We follow rules every day. From the moment we’re born, these rules shape our lives, our behaviours, and our thinking. Some of these rules are good – they keep us and others safe. But I’m sure you can think of some that are pointless, that we still follow without thinking, ‘hang on, why do I need to do this? What good does it do me?’ If you’ve asked yourself this, the answer you probably gave yourself was, ‘everyone else is, and I want to fit in, so I’m just going to do it.’ It’s thinking like this that makes our world look a lot like the world of Shaun Tan’s The Lost Thing (2000).
The Lost Thing is a picture book about a boy living in a dull, career focussed world. The main character narrates the story, telling us (the readers) how he was collecting bottlecaps on the beach, and saw a creature which was a mix between a red teapot, a crab, and an octopus. A giant creature which no one notices. He realises it’s lost and takes it to a tall grey building (the Federal Department of Odds and Ends). He is about to leave the lost thing there when an odd janitor gives him a card with an arrow saying if he cared for the thing, he shouldn’t leave it here. Following the arrow, the boy and the lost thing find a haven of creatures that don’t really fit in that society. The boy leaves the now happy thing here, and the story concludes on him reflecting that he doesn’t see lost thing anymore, because he’s too busy.

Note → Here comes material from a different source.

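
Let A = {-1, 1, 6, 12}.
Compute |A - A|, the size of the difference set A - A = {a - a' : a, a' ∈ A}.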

This is a dystopian book, meaning that it takes aspects of our world and exaggerates them. The actual word comes from two Greek words: topos, meaning place, and dys, meaning bad. The world in this type of story often looks perfect at a glance, but digging deeper, you often find nasty secrets and harsh truths.
The aspect of our world Shaun Tan took to create The Lost Thing was our need and want to be like everyone else. The people in The Lost Thing – that’s us. The grey, uniform world is what our world could become. In The Lost Thing, people are so focussed on their seemingly meaningless tasks that they can’t, or they refuse to, see the special, different things that make life a little brighter. Remind you of anyone? It should.
In The Lost Thing, the main character is obsessed with collecting bottle caps. It’s all he thinks about and all he devotes himself to. All the other citizens are so busy (doing who knows what) that they don’t even notice the lost thing. Or maybe they choose to ignore it. And the buildings and houses – all the same, identical, with no sign of uniqueness.
Now look at your own world. Do you pay too much attention to things that don’t really matter? Don’t adults often spend all their mind on work and “discussing current events?” Letting it engulf them, seeping into everything they do, without even realising it? If we see something out of the ordinary, something unique and special, we look away, because our ‘rules’ don’t tell us how to deal with it, and we’re scared that if we do relate, we’ll be seen as different. Which no one wants. Our houses on our block – don’t they all look similar? With even spaces between and manicured grass?
Shaun Tan is showing us that without realising it, we are making our world uniform. Taking the uniqueness out of it, and shunning anything that makes us special. It’s a wake-up call. He’s telling us we are taking away from ourselves something we hold dear to reach a goal that we think we need but really is just going to hurt us. The citizens in The Lost Thing are us at our worst.
The Lost Thing is a mirror, showing us that we need to stop, and start to question, and observe the world around us. Dig deeper to see what’s really happening and not just be a sheep, following something you don’t really know, and believe in blindly. The Bible also tells us the same thing in Romans 12:2. “Do not be conformed by this world but be transformed by the renewing of your mind.” Paul is telling us the same message as Shaun Tan: don’t follow the world. Take your beliefs and make your behaviours show something else.